Powdered Detergent--in a Ziploc bag or Tupperware box, for handwashing delicates (do not leave delicates to the dhobi!) or washing on the run (dhobis sometimes have a one-day turnaround, so if you're hopping from place to place it may be easier to do your own washing)
Cord--a length of cord can come in incredibly handy; use it as a washing line, carrying strap, quick-fix repair, etc.; bring more than you think you'll need (10 feet plus)
Quick-Drying Towel--available in camping stores
Camera--digital or film, with extra memory cards/film
Video Camera--optional, with extra recording media
Travel Journal/Sketchbook--optional, but highly recommended
Non-Black Tea--if you crave green mid-afternoon or chamomile in the evening or... whatever (If you're traveling to, say, Japan, change this to "Non-Green Tea." If you're traveling to China, just buy it there unless it's something specific and non-Chinese.)
Tea Strainer--see my article on Infusion Methods for help selecting one

Things I Will Be Buying There:
Tea--lots of it, no explanation needed
Local Dress--I figure the locals know what's best for the heat, rain, and cold in their areas, as they've dealt with it for many generations. Also, you can get gorgeous, one-of-a-kind garments tailored for you at very little cost, which is kind of awesome. Just make sure to get the measurements taken towards the beginning of your trip, as you will probably have (temporarily) lost weight by the end.
Candles--for blackouts
Local Spices--cheaper, fresher, and easier to get than in my local market
Ayurvedic Medicines--Neem toothpaste, Pudin Hara, White Flower Balm, etc.

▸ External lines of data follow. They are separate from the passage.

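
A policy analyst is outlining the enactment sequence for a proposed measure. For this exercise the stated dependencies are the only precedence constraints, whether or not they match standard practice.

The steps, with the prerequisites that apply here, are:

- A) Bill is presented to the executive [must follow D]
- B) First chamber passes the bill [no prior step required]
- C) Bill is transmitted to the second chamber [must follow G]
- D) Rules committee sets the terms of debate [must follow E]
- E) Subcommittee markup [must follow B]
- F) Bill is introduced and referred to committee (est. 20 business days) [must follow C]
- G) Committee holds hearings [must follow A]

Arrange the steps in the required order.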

Local Art and Crafts--whatever strikes my fancy and is in my price range... I'm sure I'll get some scarves and fabric, maybe a small sculpture or painting... I wholeheartedly recommend buying local art whenever you can and wherever you are! If you choose carefully, it can be something you remember your trip by and treasure for many years.

So, that's it for my packing list. What else do you pack?